A LONG-running ad for cold sore cream, Zovirax, has been pulled from national television after a rival drug company complained its medical claims were not substantiated.
The GlaxoSmithKline commercial for Zovirax shows a woman removing a motorbike helmet and making the claim that “nothing works faster”.
The Therapeutic Goods Advertising Code Council (TGACC) has upheld a complaint by Novartis that the statement could not be verified.
Novartis launched a competing product, Vectavir, earlier this year.
The expert panel decided that clinical evidence provided by both companies showed that the active ingredients in each product “showed comparable efficacy”. It ruled that although the words “Zovirax: nothing works faster” “did not amount to a claim that Zovirax was faster than all other cold sore medicines, it still breached the advertising code because it couldn't be verified”.

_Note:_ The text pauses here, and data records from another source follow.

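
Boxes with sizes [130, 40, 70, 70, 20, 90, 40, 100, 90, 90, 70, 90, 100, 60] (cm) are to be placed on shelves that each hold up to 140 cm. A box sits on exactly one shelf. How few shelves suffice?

Total = 130 + 100 + 100 + 90 + 90 + 90 + 90 + 70 + 70 + 70 + 60 + 40 + 40 + 20 = 1060 cm.
Lower bound: ⌈1060/140⌉ = 8 shelves.
A packing using 9 shelves:
  shelf 1: 130 = 130
  shelf 2: 100 + 40 = 140
  shelf 3: 100 + 40 = 140
  shelf 4: 90 + 20 = 110
  shelf 5: 90 = 90
  shelf 6: 90 = 90
  shelf 7: 90 = 90
  shelf 8: 70 + 70 = 140
  shelf 9: 70 + 60 = 130
No arrangement into 8 shelves stays within capacity, so 9 is optimal.

9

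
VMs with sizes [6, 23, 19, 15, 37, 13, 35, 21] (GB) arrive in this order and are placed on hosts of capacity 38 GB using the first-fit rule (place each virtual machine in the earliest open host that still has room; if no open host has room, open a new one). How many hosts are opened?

  6 → host 1 (new)  [load 6/38]
  23 → host 1  [load 29/38]
  19 → host 2 (new)  [load 19/38]
  15 → host 2  [load 34/38]
  37 → host 3 (new)  [load 37/38]
  13 → host 4 (new)  [load 13/38]
  35 → host 5 (new)  [load 35/38]
  21 → host 4  [load 34/38]
5 hosts opened.

5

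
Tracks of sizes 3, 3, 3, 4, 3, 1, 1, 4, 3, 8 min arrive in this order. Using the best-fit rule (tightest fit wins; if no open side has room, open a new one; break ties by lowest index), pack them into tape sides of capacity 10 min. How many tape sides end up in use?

4

  3 → side 1 (new)  [load 3/10]
  3 → side 1  [load 6/10]
  3 → side 1  [load 9/10]
  4 → side 2 (new)  [load 4/10]
  3 → side 2  [load 7/10]
  1 → side 1  [load 10/10]
  1 → side 2  [load 8/10]
  4 → side 3 (new)  [load 4/10]
  3 → side 3  [load 7/10]
  8 → side 4 (new)  [load 8/10]
4 tape sides opened.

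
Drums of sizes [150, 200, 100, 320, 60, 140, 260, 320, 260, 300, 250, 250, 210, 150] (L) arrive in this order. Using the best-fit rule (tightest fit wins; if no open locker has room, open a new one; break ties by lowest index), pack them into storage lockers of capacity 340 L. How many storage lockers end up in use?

  150 → locker 1 (new)  [load 150/340]
  200 → locker 2 (new)  [load 200/340]
  100 → locker 2  [load 300/340]
  320 → locker 3 (new)  [load 320/340]
  60 → locker 1  [load 210/340]
  140 → locker 4 (new)  [load 140/340]
  260 → locker 5 (new)  [load 260/340]
  320 → locker 6 (new)  [load 320/340]
  260 → locker 7 (new)  [load 260/340]
  300 → locker 8 (new)  [load 300/340]
  250 → locker 9 (new)  [load 250/340]
  250 → locker 10 (new)  [load 250/340]
  210 → locker 11 (new)  [load 210/340]
  150 → locker 4  [load 290/340]
11 storage lockers opened.

11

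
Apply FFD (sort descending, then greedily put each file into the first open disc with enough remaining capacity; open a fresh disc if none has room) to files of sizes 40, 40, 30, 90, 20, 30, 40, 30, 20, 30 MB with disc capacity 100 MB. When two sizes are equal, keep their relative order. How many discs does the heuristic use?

Sorted descending: 90, 40, 40, 40, 30, 30, 30, 30, 20, 20.
  90 → disc 1 (new)  [load 90/100]
  40 → disc 2 (new)  [load 40/100]
  40 → disc 2  [load 80/100]
  40 → disc 3 (new)  [load 40/100]
  30 → disc 3  [load 70/100]
  30 → disc 3  [load 100/100]
  30 → disc 4 (new)  [load 30/100]
  30 → disc 4  [load 60/100]
  20 → disc 2  [load 100/100]
  20 → disc 4  [load 80/100]
4 discs opened.

4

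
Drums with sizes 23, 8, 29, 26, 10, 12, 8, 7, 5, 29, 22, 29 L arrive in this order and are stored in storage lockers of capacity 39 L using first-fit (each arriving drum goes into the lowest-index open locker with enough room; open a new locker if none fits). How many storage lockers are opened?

  23 → locker 1 (new)  [load 23/39]
  8 → locker 1  [load 31/39]
  29 → locker 2 (new)  [load 29/39]
  26 → locker 3 (new)  [load 26/39]
  10 → locker 2  [load 39/39]
  12 → locker 3  [load 38/39]
  8 → locker 1  [load 39/39]
  7 → locker 4 (new)  [load 7/39]
  5 → locker 4  [load 12/39]
  29 → locker 5 (new)  [load 29/39]
  22 → locker 4  [load 34/39]
  29 → locker 6 (new)  [load 29/39]
6 storage lockers opened.

6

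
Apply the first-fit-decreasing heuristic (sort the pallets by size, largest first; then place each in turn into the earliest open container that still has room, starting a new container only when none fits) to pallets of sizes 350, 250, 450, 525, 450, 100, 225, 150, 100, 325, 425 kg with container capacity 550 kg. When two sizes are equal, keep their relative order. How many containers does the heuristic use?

7

Sorted descending: 525, 450, 450, 425, 350, 325, 250, 225, 150, 100, 100.
  525 → container 1 (new)  [load 525/550]
  450 → container 2 (new)  [load 450/550]
  450 → container 3 (new)  [load 450/550]
  425 → container 4 (new)  [load 425/550]
  350 → container 5 (new)  [load 350/550]
  325 → container 6 (new)  [load 325/550]
  250 → container 7 (new)  [load 250/550]
  225 → container 6  [load 550/550]
  150 → container 5  [load 500/550]
  100 → container 2  [load 550/550]
  100 → container 3  [load 550/550]
7 containers opened.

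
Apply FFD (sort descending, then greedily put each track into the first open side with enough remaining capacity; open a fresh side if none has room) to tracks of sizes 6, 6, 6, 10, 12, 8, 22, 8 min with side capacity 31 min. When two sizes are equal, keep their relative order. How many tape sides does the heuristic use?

3

Sorted descending: 22, 12, 10, 8, 8, 6, 6, 6.
  22 → side 1 (new)  [load 22/31]
  12 → side 2 (new)  [load 12/31]
  10 → side 2  [load 22/31]
  8 → side 1  [load 30/31]
  8 → side 2  [load 30/31]
  6 → side 3 (new)  [load 6/31]
  6 → side 3  [load 12/31]
  6 → side 3  [load 18/31]
3 tape sides opened.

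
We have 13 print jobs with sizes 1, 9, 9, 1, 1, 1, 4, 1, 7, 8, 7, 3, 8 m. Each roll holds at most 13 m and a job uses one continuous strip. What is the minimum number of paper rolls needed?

6

Total = 9 + 9 + 8 + 8 + 7 + 7 + 4 + 3 + 1 + 1 + 1 + 1 + 1 = 60 m.
Lower bound: ⌈60/13⌉ = 5 paper rolls.
Also, 6 print jobs each exceed 13/2 m, and no two of those can share a roll, so at least 6 paper rolls are needed.
A packing using 6 paper rolls:
  roll 1: 9 + 4 = 13
  roll 2: 9 + 3 + 1 = 13
  roll 3: 8 + 1 + 1 + 1 + 1 = 12
  roll 4: 8 = 8
  roll 5: 7 = 7
  roll 6: 7 = 7
This matches the lower bound, so 6 is optimal.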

“The panel did not consider that an absence of evidence, or merely ambiguous or inconclusive evidence, could meet the standard of already verified required by the code,” the council stated.
“Rather, such inconclusive evidence left open a significant possibility that another product might well be faster than Zovirax.”
GlaxoSmithKline was ordered to withdraw the ad and directed not to use the phrase in future marketing.
The TGACC also reviewed 20 other complaints, mostly directed at alternative therapies, upholding all but two. Nine sauna companies were forced to pull ads that claimed their products could improve health and wellbeing. Ads were also withdrawn for Womanzone, which claimed to be the female Viagra, the dry skin product Nutri-Synergy, an electronic therapy called Acticare TSE and air therapy Airnergy. But the panel threw out a complaint claiming an ad for weight loss product Trimspa, featuring US celebrity Anna Nicole Smith, “promotes unrealistic weight loss expectations through the use of a well-known personality”.